Economy in Morobe has always been about what the land will yield. In 1970, mineral exports made up a mere one percent of Papua New Guinea's total exports. Within two years, that figure had risen to fifty-five percent. The old gold fields at Wau, which birthed the Black Cat Track and its legends, have been joined by newer operations. The Hidden Valley mine, a gold and silver operation, was built by South Africa's Harmony Gold between 2006 and 2009, with Australia's Newcrest buying in to form the Morobe Mining Joint Venture. The larger Wafi-Golpu copper-gold deposit is still being developed. Meanwhile the coastal plains produce cocoa, coffee, copra, sugar, bananas, and coconuts.

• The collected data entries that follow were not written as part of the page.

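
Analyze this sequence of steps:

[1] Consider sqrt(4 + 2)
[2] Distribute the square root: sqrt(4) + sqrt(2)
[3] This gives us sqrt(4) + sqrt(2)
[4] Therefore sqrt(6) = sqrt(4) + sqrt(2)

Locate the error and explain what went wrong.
Step 2: Distribute the square root: sqrt(4) + sqrt(2)

Step 2 incorrectly 'distributes' the square root over addition. The square root function does not distribute: sqrt(a + b) ≠ sqrt(a) + sqrt(b). In fact, sqrt(4 + 2) = sqrt(6) ≈ 2.4495, while sqrt(4) + sqrt(2) ≈ 3.4142.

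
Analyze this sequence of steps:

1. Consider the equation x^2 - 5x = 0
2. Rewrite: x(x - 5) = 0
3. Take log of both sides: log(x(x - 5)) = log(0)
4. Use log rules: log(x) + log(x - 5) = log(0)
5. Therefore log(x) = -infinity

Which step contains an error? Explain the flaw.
Step 3: Take log of both sides: log(x(x - 5)) = log(0)

Step 3 takes the logarithm of both sides, resulting in log(0) on the right side. The logarithm is only defined for positive numbers; log(0) is undefined (approaches negative infinity). This operation is invalid.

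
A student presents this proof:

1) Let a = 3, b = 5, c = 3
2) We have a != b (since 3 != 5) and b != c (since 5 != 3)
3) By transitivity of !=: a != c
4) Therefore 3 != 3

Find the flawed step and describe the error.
Step 3: By transitivity of !=: a != c

Step 3 incorrectly applies transitivity to the '!=' relation. Transitivity states: if a R b and b R c, then a R c. However, '!=' is not transitive. Counterexample: 3 != 5 and 5 != 3, but 3 = 3 (both equal 3). Transitivity holds for relations like <, <=, =, but not for !=.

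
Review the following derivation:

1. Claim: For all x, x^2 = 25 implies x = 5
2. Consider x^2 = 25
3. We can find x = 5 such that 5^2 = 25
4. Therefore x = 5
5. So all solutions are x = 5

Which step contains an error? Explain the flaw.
Step 4: Therefore x = 5

Step 4 incorrectly concludes that x = 5 is the only solution. The proof shows that x = 5 is A solution (existence), but does not show it is the ONLY solution (uniqueness). In fact, x = -5 is also a solution since (-5)^2 = 25. Finding one solution doesn't prove there are no others.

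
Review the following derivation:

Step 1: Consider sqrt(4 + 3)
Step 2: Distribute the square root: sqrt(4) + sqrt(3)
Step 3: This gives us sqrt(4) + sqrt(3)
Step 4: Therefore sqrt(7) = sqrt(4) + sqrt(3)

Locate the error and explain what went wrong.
Step 2: Distribute the square root: sqrt(4) + sqrt(3)

Step 2 incorrectly 'distributes' the square root over addition. The square root function does not distribute: sqrt(a + b) ≠ sqrt(a) + sqrt(b). In fact, sqrt(4 + 3) = sqrt(7) ≈ 2.6458, while sqrt(4) + sqrt(3) ≈ 3.7321.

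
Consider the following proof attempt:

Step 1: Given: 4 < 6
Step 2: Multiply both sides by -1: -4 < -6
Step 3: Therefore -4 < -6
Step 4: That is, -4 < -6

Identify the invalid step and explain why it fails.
Step 2: Multiply both sides by -1: -4 < -6

Step 2 multiplies both sides by -1 but fails to reverse the inequality sign. When multiplying (or dividing) an inequality by a negative number, the direction must be reversed. Since 4 < 6, we should get -4 > -6, i.e., -4 > -6.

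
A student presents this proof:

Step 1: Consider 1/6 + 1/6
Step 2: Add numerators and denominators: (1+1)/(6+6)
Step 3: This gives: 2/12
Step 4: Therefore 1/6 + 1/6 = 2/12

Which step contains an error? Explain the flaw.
Step 2: Add numerators and denominators: (1+1)/(6+6)

Step 2 incorrectly adds fractions by separately adding numerators and denominators. This is wrong. The correct method requires a common denominator: 1/6 + 1/6 = (1×6 + 1×6)/(6×6) = 12/36 = 1/3. The method used gives 2/12, which is different.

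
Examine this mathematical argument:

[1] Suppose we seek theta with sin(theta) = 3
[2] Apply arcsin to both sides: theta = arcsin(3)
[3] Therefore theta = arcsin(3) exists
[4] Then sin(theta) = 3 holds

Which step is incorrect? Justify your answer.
Step 2: Apply arcsin to both sides: theta = arcsin(3)

Step 2 applies arcsin to 3. However, arcsin(x) is only defined for x in [-1, 1] because sin(theta) can only produce values in that range. Since |3| > 1, arcsin(3) is undefined. There is no angle whose sine equals 3.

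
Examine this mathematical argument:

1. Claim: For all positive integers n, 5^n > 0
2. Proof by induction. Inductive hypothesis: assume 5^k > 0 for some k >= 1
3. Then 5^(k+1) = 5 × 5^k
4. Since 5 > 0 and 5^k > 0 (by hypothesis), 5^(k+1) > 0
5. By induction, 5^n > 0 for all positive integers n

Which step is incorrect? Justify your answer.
Step 5: By induction, 5^n > 0 for all positive integers n

Step 5 concludes the proof by induction, but no base case was ever established. A valid induction proof requires: (1) a base case proving 5^1 > 0, and (2) an inductive step showing IF 5^k > 0 THEN 5^(k+1) > 0. Steps 2-4 correctly establish the inductive step, but without the base case the conclusion in step 5 does not follow.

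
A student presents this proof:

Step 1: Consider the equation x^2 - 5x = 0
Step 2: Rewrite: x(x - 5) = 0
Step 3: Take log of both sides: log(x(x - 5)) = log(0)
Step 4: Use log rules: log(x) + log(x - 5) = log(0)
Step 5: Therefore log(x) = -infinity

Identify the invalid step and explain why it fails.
Step 3: Take log of both sides: log(x(x - 5)) = log(0)

Step 3 takes the logarithm of both sides, resulting in log(0) on the right side. The logarithm is only defined for positive numbers; log(0) is undefined (approaches negative infinity). This operation is invalid.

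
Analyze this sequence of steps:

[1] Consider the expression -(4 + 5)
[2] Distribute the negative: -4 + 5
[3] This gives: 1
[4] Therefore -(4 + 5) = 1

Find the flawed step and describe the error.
Step 2: Distribute the negative: -4 + 5

Step 2 incorrectly distributes the negative sign. The correct distribution is -(4 + 5) = -4 - 5 = -9. The negative must be applied to both terms, not just the first. The error treats -(4 + 5) as -4 + 5, which equals 1 instead of -9.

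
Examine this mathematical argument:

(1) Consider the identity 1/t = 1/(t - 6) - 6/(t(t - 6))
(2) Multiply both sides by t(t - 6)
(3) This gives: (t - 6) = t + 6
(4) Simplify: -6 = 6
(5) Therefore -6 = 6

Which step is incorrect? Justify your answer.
Step 3: This gives: (t - 6) = t + 6

Step 3 makes a sign error when clearing denominators. Multiplying -6/(t(t - 6)) by t(t - 6) gives -6, not +6. The correct result is (t - 6) = t - 6, which is trivially true, not (t - 6) = t + 6. (Step 1 is a valid identity: 1/(t - 6) - 6/(t(t - 6)) = (t - 6)/(t(t - 6)) = 1/t.)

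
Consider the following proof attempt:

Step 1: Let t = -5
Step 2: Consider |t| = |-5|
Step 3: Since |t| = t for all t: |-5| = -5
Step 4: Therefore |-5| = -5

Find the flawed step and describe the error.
Step 3: Since |t| = t for all t: |-5| = -5

Step 3 incorrectly states that |t| = t for all t. The correct definition is |t| = t when t >= 0, and |t| = -t when t < 0. Since -5 < 0, we have |-5| = -(-5) = 5, not -5.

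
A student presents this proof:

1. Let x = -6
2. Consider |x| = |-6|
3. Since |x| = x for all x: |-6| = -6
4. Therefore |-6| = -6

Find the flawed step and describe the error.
Step 3: Since |x| = x for all x: |-6| = -6

Step 3 incorrectly states that |x| = x for all x. The correct definition is |x| = x when x >= 0, and |x| = -x when x < 0. Since -6 < 0, we have |-6| = -(-6) = 6, not -6.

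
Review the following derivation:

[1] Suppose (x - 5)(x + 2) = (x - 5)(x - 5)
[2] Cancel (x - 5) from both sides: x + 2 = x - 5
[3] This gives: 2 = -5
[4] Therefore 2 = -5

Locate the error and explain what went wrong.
Step 2: Cancel (x - 5) from both sides: x + 2 = x - 5

Step 2 cancels (x - 5) from both sides. This is only valid if (x - 5) ≠ 0, i.e., x ≠ 5. When x = 5, both sides equal zero regardless of the other factors. The correct approach requires considering x = 5 as a separate case.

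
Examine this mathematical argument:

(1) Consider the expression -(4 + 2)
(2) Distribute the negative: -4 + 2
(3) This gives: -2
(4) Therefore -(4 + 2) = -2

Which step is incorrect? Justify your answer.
Step 2: Distribute the negative: -4 + 2

Step 2 incorrectly distributes the negative sign. The correct distribution is -(4 + 2) = -4 - 2 = -6. The negative must be applied to both terms, not just the first. The error treats -(4 + 2) as -4 + 2, which equals -2 instead of -6.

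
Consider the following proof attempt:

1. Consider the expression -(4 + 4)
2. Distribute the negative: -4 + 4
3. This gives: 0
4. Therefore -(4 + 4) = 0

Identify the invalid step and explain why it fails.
Step 2: Distribute the negative: -4 + 4

Step 2 incorrectly distributes the negative sign. The correct distribution is -(4 + 4) = -4 - 4 = -8. The negative must be applied to both terms, not just the first. The error treats -(4 + 4) as -4 + 4, which equals 0 instead of -8.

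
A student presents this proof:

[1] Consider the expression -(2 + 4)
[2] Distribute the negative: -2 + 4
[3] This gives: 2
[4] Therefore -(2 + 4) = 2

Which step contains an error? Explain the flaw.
Step 2: Distribute the negative: -2 + 4

Step 2 incorrectly distributes the negative sign. The correct distribution is -(2 + 4) = -2 - 4 = -6. The negative must be applied to both terms, not just the first. The error treats -(2 + 4) as -2 + 4, which equals 2 instead of -6.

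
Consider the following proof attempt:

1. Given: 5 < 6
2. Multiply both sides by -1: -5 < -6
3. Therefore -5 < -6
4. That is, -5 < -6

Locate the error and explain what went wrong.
Step 2: Multiply both sides by -1: -5 < -6

Step 2 multiplies both sides by -1 but fails to reverse the inequality sign. When multiplying (or dividing) an inequality by a negative number, the direction must be reversed. Since 5 < 6, we should get -5 > -6, i.e., -5 > -6.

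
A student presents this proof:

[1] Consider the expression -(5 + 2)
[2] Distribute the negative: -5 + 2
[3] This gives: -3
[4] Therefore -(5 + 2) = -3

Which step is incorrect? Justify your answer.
Step 2: Distribute the negative: -5 + 2

Step 2 incorrectly distributes the negative sign. The correct distribution is -(5 + 2) = -5 - 2 = -7. The negative must be applied to both terms, not just the first. The error treats -(5 + 2) as -5 + 2, which equals -3 instead of -7.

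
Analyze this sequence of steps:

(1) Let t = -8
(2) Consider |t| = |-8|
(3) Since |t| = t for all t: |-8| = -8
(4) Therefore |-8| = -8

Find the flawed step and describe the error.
Step 3: Since |t| = t for all t: |-8| = -8

Step 3 incorrectly states that |t| = t for all t. The correct definition is |t| = t when t >= 0, and |t| = -t when t < 0. Since -8 < 0, we have |-8| = -(-8) = 8, not -8.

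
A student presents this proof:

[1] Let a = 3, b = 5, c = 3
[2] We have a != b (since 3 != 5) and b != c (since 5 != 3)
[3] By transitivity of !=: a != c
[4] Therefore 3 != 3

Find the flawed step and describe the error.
Step 3: By transitivity of !=: a != c

Step 3 incorrectly applies transitivity to the '!=' relation. Transitivity states: if a R b and b R c, then a R c. However, '!=' is not transitive. Counterexample: 3 != 5 and 5 != 3, but 3 = 3 (both equal 3). Transitivity holds for relations like <, <=, =, but not for !=.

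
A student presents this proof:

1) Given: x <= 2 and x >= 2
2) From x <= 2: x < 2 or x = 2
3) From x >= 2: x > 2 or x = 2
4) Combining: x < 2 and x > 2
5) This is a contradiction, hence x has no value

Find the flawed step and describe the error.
Step 4: Combining: x < 2 and x > 2

Step 4 incorrectly combines the conditions. From x <= 2 and x >= 2, the intersection is x = 2. The error treats the 'or' cases as 'and' requirements. The correct conclusion is that x = 2 is the unique solution, not that no solution exists.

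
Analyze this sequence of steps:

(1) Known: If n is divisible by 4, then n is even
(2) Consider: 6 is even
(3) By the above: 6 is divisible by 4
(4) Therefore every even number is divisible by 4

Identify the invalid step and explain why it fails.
Step 3: By the above: 6 is divisible by 4

Step 3 commits the fallacy of affirming the consequent. The known fact 'divisible by 4 → even' does NOT imply 'even → divisible by 4'. That would be the converse, which is false. For example, 6 is even but 6 ÷ 4 = 1.50, which is not an integer.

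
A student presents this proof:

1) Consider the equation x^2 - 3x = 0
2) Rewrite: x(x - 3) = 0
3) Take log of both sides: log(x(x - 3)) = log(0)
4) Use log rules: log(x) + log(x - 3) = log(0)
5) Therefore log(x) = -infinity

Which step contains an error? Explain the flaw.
Step 3: Take log of both sides: log(x(x - 3)) = log(0)

Step 3 takes the logarithm of both sides, resulting in log(0) on the right side. The logarithm is only defined for positive numbers; log(0) is undefined (approaches negative infinity). This operation is invalid.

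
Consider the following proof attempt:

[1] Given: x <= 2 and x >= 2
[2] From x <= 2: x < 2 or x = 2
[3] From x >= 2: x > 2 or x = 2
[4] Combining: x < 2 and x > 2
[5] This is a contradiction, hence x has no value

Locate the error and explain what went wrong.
Step 4: Combining: x < 2 and x > 2

Step 4 incorrectly combines the conditions. From x <= 2 and x >= 2, the intersection is x = 2. The error treats the 'or' cases as 'and' requirements. The correct conclusion is that x = 2 is the unique solution, not that no solution exists.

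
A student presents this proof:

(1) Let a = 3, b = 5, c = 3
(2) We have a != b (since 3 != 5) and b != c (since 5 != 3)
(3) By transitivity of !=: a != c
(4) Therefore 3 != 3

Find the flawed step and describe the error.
Step 3: By transitivity of !=: a != c

Step 3 incorrectly applies transitivity to the '!=' relation. Transitivity states: if a R b and b R c, then a R c. However, '!=' is not transitive. Counterexample: 3 != 5 and 5 != 3, but 3 = 3 (both equal 3). Transitivity holds for relations like <, <=, =, but not for !=.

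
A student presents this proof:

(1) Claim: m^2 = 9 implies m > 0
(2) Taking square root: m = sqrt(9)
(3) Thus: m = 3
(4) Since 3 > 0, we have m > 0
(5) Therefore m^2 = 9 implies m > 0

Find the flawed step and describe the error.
Step 2: Taking square root: m = sqrt(9)

Step 2 takes the square root and assumes the positive root only. The equation m^2 = 9 actually has two solutions: m = 3 and m = -3. The proof silently assumes m > 0 without justification, then uses this assumption to conclude m > 0, which is circular. The counterexample m = -3 shows the claim is false.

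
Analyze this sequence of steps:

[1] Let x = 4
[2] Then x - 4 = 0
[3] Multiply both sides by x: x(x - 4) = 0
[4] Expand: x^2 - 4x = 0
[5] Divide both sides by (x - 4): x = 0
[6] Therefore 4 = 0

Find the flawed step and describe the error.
Step 5: Divide both sides by (x - 4): x = 0

Step 5 divides both sides by (x - 4). However, since x = 4, we have (x - 4) = 0. Division by zero is undefined, making this step invalid.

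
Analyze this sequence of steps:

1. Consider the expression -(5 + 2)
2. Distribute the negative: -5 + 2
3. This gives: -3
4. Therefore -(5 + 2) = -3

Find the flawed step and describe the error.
Step 2: Distribute the negative: -5 + 2

Step 2 incorrectly distributes the negative sign. The correct distribution is -(5 + 2) = -5 - 2 = -7. The negative must be applied to both terms, not just the first. The error treats -(5 + 2) as -5 + 2, which equals -3 instead of -7.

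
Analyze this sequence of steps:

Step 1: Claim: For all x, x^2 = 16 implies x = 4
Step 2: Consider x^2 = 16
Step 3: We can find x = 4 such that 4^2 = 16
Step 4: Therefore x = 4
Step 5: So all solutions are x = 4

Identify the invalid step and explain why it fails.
Step 4: Therefore x = 4

Step 4 incorrectly concludes that x = 4 is the only solution. The proof shows that x = 4 is A solution (existence), but does not show it is the ONLY solution (uniqueness). In fact, x = -4 is also a solution since (-4)^2 = 16. Finding one solution doesn't prove there are no others.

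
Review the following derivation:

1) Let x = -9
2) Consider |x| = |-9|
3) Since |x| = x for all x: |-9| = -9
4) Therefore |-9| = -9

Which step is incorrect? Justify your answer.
Step 3: Since |x| = x for all x: |-9| = -9

Step 3 incorrectly states that |x| = x for all x. The correct definition is |x| = x when x >= 0, and |x| = -x when x < 0. Since -9 < 0, we have |-9| = -(-9) = 9, not -9.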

The roads are bad. The infrastructure is thin. The province's economy has grown at about two percent a year since 2006, slower than the population, which grows at 2.8 percent.

The View From Lae

Stand at the edge of Lae and look up the Markham Valley, and you are looking at the easiest road into the highlands from the eastern coast, which is why armies and prospectors and missionaries have all followed it. Look south and you see the ridges of the Huon Peninsula rising into cloud. Look east across the gulf and you see where Japanese ships once burned. The Australians are gone, except in the cemetery. The Germans are gone, except in the occasional word of pidgin. Even the names on the mountains belong to British admirals of the 1870s. But the emperor birds of paradise still display in the ranges, the cassowaries still walk the forest floor, and people still speak 101 languages in a province that holds more of what the world has lost than most of the world remembers.

From the Air

Morobe Province covers the Huon Peninsula and the Markham Valley on the northeastern coast of Papua New Guinea, centered near 6.83 S, 146.67 E. Recommended viewing altitude 12,000-18,000 feet to see both the coastal plain and the Saruwaged Range (peaks above 4,000 m). Look for Lae on the Huon Gulf, the Markham River running northwest into the highlands, and the peninsula curving east. Nearest airports: Nadzab Airport (AYNZ) serving Lae, Wau Airport (AYWU) in the southern goldfields, and Finschhafen Airport (AYFI) on the coast. Tropical afternoon buildups are typical; morning flights offer the clearest conditions.